【ニューヨーク】前スーダン奴隷がニューヨークからワシントンD.C.まで約320kmの道のりを行進することで、スーダンにおいて数百万人もの人々が残虐行為を受けており一刻も早い解放が必要であることを訴えるための解放運動への支援を集めているという。
少年時代に誘拐されて以来、奴隷として働いたサイモン・ダン氏はキリスト教徒として3年以上にも亘る虐待、過労に苦しんできたと言う。彼の住んでいた村はアラブ人略奪者によって襲撃され、村人は生きたまま焼かれたという。 彼は家畜小屋で家畜と共に夜を過ごし、長距離にわたってロバを用いて水の入った瓶を輸送するなどの過労を強制されていたという。しかし彼がイスラム教徒に改宗すればそのような過酷な扱いはこれ以上行わないとも言われたが、彼のキリスト教への強固な信仰心のため改宗を受け入れなかったと言う。

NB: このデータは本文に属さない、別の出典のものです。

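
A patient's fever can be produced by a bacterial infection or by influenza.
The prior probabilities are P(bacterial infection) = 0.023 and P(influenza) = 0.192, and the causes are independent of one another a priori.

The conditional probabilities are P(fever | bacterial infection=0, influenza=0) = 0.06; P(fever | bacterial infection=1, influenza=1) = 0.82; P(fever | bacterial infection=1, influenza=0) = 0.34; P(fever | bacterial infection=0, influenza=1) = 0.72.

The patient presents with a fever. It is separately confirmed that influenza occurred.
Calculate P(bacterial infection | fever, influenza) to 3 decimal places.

P(bacterial infection | fever, influenza) ≈ 0.026

By total probability over both values of bacterial infection:
  P(fever | influenza) = 0.72·0.977 + 0.82·0.023
        = 0.703440 + 0.018860 = 0.722300
Configurations with bacterial infection contribute 0.018860, so
  P(bacterial infection | fever, influenza) = 0.018860 / 0.722300 ≈ 0.026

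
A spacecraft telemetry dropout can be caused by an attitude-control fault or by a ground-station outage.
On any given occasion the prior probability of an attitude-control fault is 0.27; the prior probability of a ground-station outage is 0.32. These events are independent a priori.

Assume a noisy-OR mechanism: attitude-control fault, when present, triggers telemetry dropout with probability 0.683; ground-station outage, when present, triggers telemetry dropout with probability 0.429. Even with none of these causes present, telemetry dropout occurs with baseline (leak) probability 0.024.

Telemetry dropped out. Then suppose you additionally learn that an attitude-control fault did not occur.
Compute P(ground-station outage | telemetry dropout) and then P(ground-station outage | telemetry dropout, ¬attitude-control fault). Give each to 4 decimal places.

P(ground-station outage | telemetry dropout) ≈ 0.5572; P(ground-station outage | telemetry dropout, ¬attitude-control fault) ≈ 0.8967

Under noisy-OR, P(telemetry dropout | causes) = 1 − (1−0.024)·∏(1−qᵢ) over the active causes.
By total probability over the 4 (attitude-control fault, ground-station outage) configurations:
  P(telemetry dropout) = 0.024*0.73*0.68 + 0.442704*0.73*0.32 + 0.690608*0.27*0.68 + 0.823337*0.27*0.32
        = 0.011914 + 0.103416 + 0.126796 + 0.071136 = 0.313262
Keeping only the ground-station outage-present terms gives 0.174552, so
  P(ground-station outage | telemetry dropout) = 0.174552 / 0.313262 ≈ 0.5572

With the extra evidence:
P(telemetry dropout | ¬attitude-control fault) = 0.024·0.68 + 0.442704·0.32 = 0.016320 + 0.141665 = 0.157985
Of this, 0.141665 comes from 0.442704·0.32 (the ground-station outage=true cases).
Hence the posterior is 0.141665/0.157985 ≈ 0.8967.
With attitude-control fault excluded, ground-station outage must carry more of the explanatory weight for the telemetry dropout.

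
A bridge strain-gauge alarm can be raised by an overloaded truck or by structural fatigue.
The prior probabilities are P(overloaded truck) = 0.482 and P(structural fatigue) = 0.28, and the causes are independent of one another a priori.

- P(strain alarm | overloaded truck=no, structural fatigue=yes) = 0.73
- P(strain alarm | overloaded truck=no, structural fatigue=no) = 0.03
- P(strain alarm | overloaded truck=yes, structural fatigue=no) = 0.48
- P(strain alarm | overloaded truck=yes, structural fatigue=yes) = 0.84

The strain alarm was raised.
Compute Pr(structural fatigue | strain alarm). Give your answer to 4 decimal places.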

現在ダン氏はニューヨーク市の住民となり、米国25万人のスーダン国民の指導者としてスーダンで実際に起こっている奴隷制度の解放に向けて運動を起こしている。
ダン氏はスタテン島エリムクリスチャンアッセンブリーに対し、「私は常にテロの脅威にさらされてきました。慈悲を求めて泣き叫んでいました。しかし常にスーダンでは慈悲というものはありませんでした」と訴えた。
エリムクリスチャンアッセンブリーの牧師カルロス・オルティス氏は、一年前のアフリカの危機について唯一実際に良く知る牧師であるという。
オルティス氏は米クリスチャンポストに対し、「ルワンダにおいて生じた事件がきっかけでついに現状を知りました。アフリカにおいて多くの耐え難い奴隷問題、虐殺問題が生じているにもかかわらず、その対策はほんの少ししかなされていないのです。このような現状の中、私たちがサイモン・ダン氏のような人を私たちのコミュニティに招きいれることで、私たちのほとんどが認識しないまま実際に存在している制度、奴隷制度について深く考える良い機会があたえらられ、また共に活動することもできるだろう」と述べた。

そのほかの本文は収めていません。